2013 Year in Review: Top 10 tech news stories

We take a look back over some of the year's biggest news stories.

4) Dell goes public with plans to go private

No-one ever claimed it would be easy to take a publicly listed company as well known as Dell private, but it's unlikely anyone would have predicted just how long and drawn out this process ended up being.

Back in February, the company's chairmen and CEO Michael Dell set out plans to take the company private in a $24.4 billion deal (initially) involving Microsoft and private equity house Silver Lake. And that's when the fun really started.

The months that followed saw a series of shareholder disputes take place, with quibbles about the company's market value and shareholder voting procedures regularly being aired.

Activist investor Carl Icahn also sought to have Michael Dell's bid blocked, on the grounds he felt it undervalued the company, delaying the process even further.

Finally, on 12 September, Michael Dell won shareholder approval for his privatisation plans, allowing the PC vendor to complete its transformation into a provider of enterprise IT services away from prying eyes. And not before time.

5) BDUK bashing

The Government's Broadband Delivery UK (BDUK) scheme, which aims to bring superfast internet services to rural communities, has been a surprisingly contentious topic this year.

MPs have repeatedly slammed the initiative, with both the National Audit Office and Public Accounts Committee taking issue with the costs involved and time take to deliver on its aims.

For example, an NAO report on the project claimed in July the Government was 22 months behind on its goal of providing 90 per cent of premises in the UK with superfast broadband services by 2015.

Fujitsu excused itself from bidding for BDUK projects in March 2013, leaving BT as the last remaining bidder. This prompted further concerns about the BDUK procurement process being uncompetitive and poor value for money. 

MPs have repeatedly slammed BDUK, taking issue with the costs involved and time take to deliver on its aims.

BT has done an admirable job of hitting back at its BDUK detractors during 2013, but - with each deployment undertaken through the scheme having its own coverage target and deadline - there is unlikely to be much let up for the telco on this issue in 2014.

6) Banking on IT

The financial services sector is often cited as a highly regulated industry that has to invest huge amounts in IT systems for compliance, security and resilience purposes.

However, the last 12 months has brought with it numerous headlines about banking systems going down, leaving customers out of pocket and with no access to the funds.

Nationwide and Natwest have both been blighted in this way in 2013, while Barclays and Santander have both found themselves as the centre of security breaches in recent months.

Criminals attempted to gain remote access to computer systems in London-based branches of both banking firms with the intention of stealing millions of pounds.

The ruse was made possible through the use of a Keyboard Video Mouse device, which is thought to have been installed in both branches by someone posing as an IT engineer.

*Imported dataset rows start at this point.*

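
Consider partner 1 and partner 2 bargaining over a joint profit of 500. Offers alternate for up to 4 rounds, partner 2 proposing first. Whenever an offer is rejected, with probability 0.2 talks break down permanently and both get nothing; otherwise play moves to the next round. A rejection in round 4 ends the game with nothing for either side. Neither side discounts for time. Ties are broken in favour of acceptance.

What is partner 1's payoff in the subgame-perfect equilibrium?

Round 4 (partner 1 proposes): partner 2 will accept anything ≥ 0, so partner 1 offers 0 and keeps 500.
Round 3 (partner 2 proposes): rejecting gives partner 1 an expected 0.8 × 500 = 400; partner 2 offers that and keeps 100.
Round 2 (partner 1 proposes): rejecting gives partner 2 an expected 0.8 × 100 = 80. Partner 1 offers 80 and keeps 500 − 80 = 420.
Round 1 (partner 2 proposes): rejecting gives partner 1 an expected 0.8 × 420 = 336. Partner 2 offers 336 and keeps 500 − 336 = 164.

336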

In the Barclays case, 1.3 million was stolen from customer accounts, although it was later returned and several arrests made. Thankfully, the Santander plot was foiled before any money was taken.

7) Google Glass safety fears

For a product that's not gone on general release yet, Google Glass has clocked up an impressive number of headlines and column inches in 2013.

For the uninitiated, Google Glass is essentially a pair of spectacles featuring a built-in Android computer that users can draw on to take pictures, record videos, search the web and find directions.

Since news of the devices first emerged, concerns have been raised - most noticeably by the Information Commissioner's Office - about the privacy implications of Google Glass.

Particularly, as the nature of the devices could make it easy for users to furtively record the actions of others without their knowledge and permission.

For this reason, a restaurant in Seattle announced an outright ban on the devices, while safety fears recently prompted the UK's Department for Transport to announce plans to ban the technology from being used while driving.